I already did a general post on item songs (here), this is specifically looking at how they are structured, the components of them, inspired by how “Suraiyya” from Thugs of Hindostan kind of twisted the standard structure.
I am not a musicologist, I am not a dancer, I am not an expert on poetic stylings. All I know is how these particular songs usually appear in films. So take this post in that light, not as real historical information on this particular kind of art form.
Watching “Suraiyya”, on one level there was just vague irritation because the cuts and camera angles were not the best, and I felt like the dancing wasn’t given the right filming. But there was also that feeling of something that should be, and usually is, one way now being another. Like seeing a purple cow. That worked away at my brain until I was able to sit down and think about how I would have expected that kind of a song to go, in that setting at that place in the film, and figure out exactly what is usually in those songs. And then I could see how “Suraiyya” just wasn’t right, wasn’t what I expected.
“Item song” may not be the right term here, “Tawaif song” might be even better. A song that is a woman trying to entice men to her and follows a certain pattern to do so.
First, there is the intro, the part where she teases the audience with revealing her true beauty while at the same time bragging about it.
Slowly, she exhibits each part of her talent, her grace, her face, her hair, and of course the wit of her lyrics.
Eventually, once she has brought them to a fever pitch, the audience starts singing back to her, so over come by her beauty that they are inspired.
In joy at their tribute, she spins wildly and dances crazily.
In the end, she is a Goddess, her woman power has overcome the weak men watching her and inspired the other women with her, there is no appropriate response but cheers and the throwing of money, raising glasses, throw scarves in the air.
There are some other parts of this. For one thing, the men never touch her. In fact, her body is so powerful that they run in fear of touching her, mere close proximity is enough to make them faint. The highest joy is to be able to dance with her, close but not touching.
Ultimately, most importantly, it is a skill and a job she is good at. This is not like the “drunk heroine” song where an unskilled girl turns into a sexy dancer with one drop of liquor, this is a triumphal display of skill, both by the character and the actress, which is lovingly and clearly filmed in order to make the audience in the the theater bow down in worship just as the audience onscreen does.
Now, let me say what seems “off” about “Surraiya”. First and most importantly, our heroine has no voice. Part of the Tawaif tradition was not just showing off their bodies, but showing off the intelligence of their minds through their words.
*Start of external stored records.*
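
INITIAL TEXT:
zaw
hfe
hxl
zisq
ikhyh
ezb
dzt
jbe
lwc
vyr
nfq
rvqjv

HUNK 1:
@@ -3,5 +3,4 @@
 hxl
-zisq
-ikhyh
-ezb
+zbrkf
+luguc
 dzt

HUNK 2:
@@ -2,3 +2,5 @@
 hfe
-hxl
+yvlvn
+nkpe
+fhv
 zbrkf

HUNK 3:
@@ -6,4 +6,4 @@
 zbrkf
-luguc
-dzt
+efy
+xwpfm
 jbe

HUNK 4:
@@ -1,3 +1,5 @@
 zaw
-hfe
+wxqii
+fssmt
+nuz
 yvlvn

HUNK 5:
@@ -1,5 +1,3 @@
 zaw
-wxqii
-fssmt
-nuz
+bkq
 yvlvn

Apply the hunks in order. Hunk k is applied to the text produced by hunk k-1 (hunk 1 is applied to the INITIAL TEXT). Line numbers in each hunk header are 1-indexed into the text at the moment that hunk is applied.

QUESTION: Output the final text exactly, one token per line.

Hunk 1: at line 3 remove [zisq,ikhyh,ezb] add [zbrkf,luguc] -> 11 lines: zaw hfe hxl zbrkf luguc dzt jbe lwc vyr nfq rvqjv
Hunk 2: at line 2 remove [hxl] add [yvlvn,nkpe,fhv] -> 13 lines: zaw hfe yvlvn nkpe fhv zbrkf luguc dzt jbe lwc vyr nfq rvqjv
Hunk 3: at line 6 remove [luguc,dzt] add [efy,xwpfm] -> 13 lines: zaw hfe yvlvn nkpe fhv zbrkf efy xwpfm jbe lwc vyr nfq rvqjv
Hunk 4: at line 1 remove [hfe] add [wxqii,fssmt,nuz] -> 15 lines: zaw wxqii fssmt nuz yvlvn nkpe fhv zbrkf efy xwpfm jbe lwc vyr nfq rvqjv
Hunk 5: at line 1 remove [wxqii,fssmt,nuz] add [bkq] -> 13 lines: zaw bkq yvlvn nkpe fhv zbrkf efy xwpfm jbe lwc vyr nfq rvqjv

Answer: zaw
bkq
yvlvn
nkpe
fhv
zbrkf
efy
xwpfm
jbe
lwc
vyr
nfq
rvqjv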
But in this song, Katrina does not sing for herself until almost halfway in. Instead, Aamir takes her voice from her.
There is no build, Katrina is just there, then we cut to the audience, and back to her. No curtains pulling back, no moment of stillness before the first move, none of that. She is not a magical being to be worshiped, pulling towards her the enormous power of her talent, but just a woman to dance for us.
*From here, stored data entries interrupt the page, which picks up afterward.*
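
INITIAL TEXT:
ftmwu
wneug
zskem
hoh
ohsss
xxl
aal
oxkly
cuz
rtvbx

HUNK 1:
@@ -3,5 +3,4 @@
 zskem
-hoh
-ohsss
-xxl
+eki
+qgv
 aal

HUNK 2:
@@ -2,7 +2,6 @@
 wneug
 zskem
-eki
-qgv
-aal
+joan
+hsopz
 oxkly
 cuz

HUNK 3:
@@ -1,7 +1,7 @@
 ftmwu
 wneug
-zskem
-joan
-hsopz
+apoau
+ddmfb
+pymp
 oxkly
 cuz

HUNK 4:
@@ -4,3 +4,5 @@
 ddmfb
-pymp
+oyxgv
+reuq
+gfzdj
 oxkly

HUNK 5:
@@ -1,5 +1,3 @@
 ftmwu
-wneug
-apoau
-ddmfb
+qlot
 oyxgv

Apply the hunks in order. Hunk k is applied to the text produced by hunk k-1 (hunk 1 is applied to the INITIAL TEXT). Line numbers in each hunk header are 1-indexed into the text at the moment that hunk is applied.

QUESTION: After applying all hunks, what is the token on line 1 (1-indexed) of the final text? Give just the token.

Answer: ftmwu

Derivation:
Hunk 1: at line 3 remove [hoh,ohsss,xxl] add [eki,qgv] -> 9 lines: ftmwu wneug zskem eki qgv aal oxkly cuz rtvbx
Hunk 2: at line 2 remove [eki,qgv,aal] add [joan,hsopz] -> 8 lines: ftmwu wneug zskem joan hsopz oxkly cuz rtvbx
Hunk 3: at line 1 remove [zskem,joan,hsopz] add [apoau,ddmfb,pymp] -> 8 lines: ftmwu wneug apoau ddmfb pymp oxkly cuz rtvbx
Hunk 4: at line 4 remove [pymp] add [oyxgv,reuq,gfzdj] -> 10 lines: ftmwu wneug apoau ddmfb oyxgv reuq gfzdj oxkly cuz rtvbx
Hunk 5: at line 1 remove [wneug,apoau,ddmfb] add [qlot] -> 8 lines: ftmwu qlot oyxgv reuq gfzdj oxkly cuz rtvbx
Final line 1: ftmwu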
And there is no build towards the crazed dancing. In most songs, the moves accelerate, faster and faster, as the song goes on. There is an energy being given and received from the audience to the performer and back again, building and building up, until it reaches full expression at the end. But in this song, Katrina dances as wildly and crazily at the start as she does at the end.
And it ends not with men cheering and throwing money (as is the classic pre-cut moment of these songs), but instead the men ignoring her and chasing Aamir.
Beyond that structure, there is also the other parts that are just not right. The whole song is having Aamir trying to touch her, to possess her, that is disturbing. It minimizes her performance from a moment of great power that deserves to be respected, to just a tease and a body that men want to touch.
There is the way it is clearly a duet just between her and Aamir. She even turns her back on the crowd, she is not trying to bring dozens of men to their death, she only cares about Aamir. And her power is not increased by their worship because the camera does not show that, does not show her at a higher level than them, but instead focuses on how she and Aamir are equals or he is even superior.
It would be one thing if Aamir was her true love and she was performing in an effort to bring him to her. But instead, she is struggling to keep him off, and failing.
Most of all, there is no talent here, no skill. Katrina is constantly forced into graceless moves that diminish her female body instead of celebrating it. She is on the floor, at least half the time, crawling around like a pitiful thing. Unlike most of these songs, where the female body does amazing things, stretches and sways.
A woman’s power is in her hips, like a man’s is in his shoulders. Literally, it is where her center of gravity is located. Dance moves that accentuate the hips are natural and easy for a woman’s body and look right on her, look strong. Katrina’s moves here diminish the hips, she is constantly bending in the middle, throwing herself literally off-balance. Katrina’s body and her hard work and her dancing skill is all made small, and weak.
Now, for comparison, look at the first great Katrina item song, “Sheila Ki Jawani”, which is all about her singing out her own glory as the men cheer, pushing away and controlling the men around her, and being shot at a low angle so that her body is turned into a figure of worship and power. Not to mention the constant moves that emphasize her natural female grace, hips and breasts prominent and strong.